December 02nd: International Competition Programme 4: “Playing With Emotion”
This section is a look at emotions such as love and hate, sadness, anxiety, and confusion. World War I and female sexuality are some of the settings animators have made to explore these feelings. There’s a familiar Japanese animator here:
Waaah「えーん, 2018, Dir: Sawako Kabuki, 1 min.」Website
Everyone is born crying and as they grow up they continue to cry. And then what? There is no substitute for the ultimate pacifier.
You know what? I’m so used to seeing Ms. Kabuki at these events I now believe, “No Sawako Kabuki, no animation festival”.
December 05th: Female Figures 2 + Q&A
CHROMOSOME SWEETHEART 「染色体の恋人 ,2017, Dir: Yano Honami, 5 mins.」
People facing each other in a cafe; ex-lovers. People sucking their hair; people running very hard, a city passing by; a girl walking in a dry riverbed. There are all sorts of people, and all sorts of love.
This, and Rina Okada’s film, were both included in the Geidai Animation Graduate Works 2017 collection which was released on DVD.
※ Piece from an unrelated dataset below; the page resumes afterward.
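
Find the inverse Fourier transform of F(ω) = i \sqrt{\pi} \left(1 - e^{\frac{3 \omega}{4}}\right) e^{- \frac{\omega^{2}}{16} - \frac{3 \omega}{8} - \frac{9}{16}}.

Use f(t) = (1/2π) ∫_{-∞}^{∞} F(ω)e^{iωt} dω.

f(t) = 4 e^{- 4 t^{2}} \sin{\left(3 t \right)}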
For more information and trailers from the films produced by students at the Department of Animation, Graduate School of Film and New Media, Tokyo University of the Arts, check out their YouTube channel. Here’s a full list of films featured on the DVD.
This blog has supported all sorts of animation since I make an effort to cover different titles appearing in various festivals and I also work for an animation festival that promotes different types of styles so I’m happy to see LIAF continue to forge ahead with its yearly celebration of animation!!! There are a couple of specialist festivals I should focus on like Ottawa. I’ll get on it at some point.
Here are past articles – LIAF 2012 LIAF 2013 LIAF 2015 LIAF 2016 LIAF 2017
I hope this helps you see a film that will inspire you and you’ll treasure!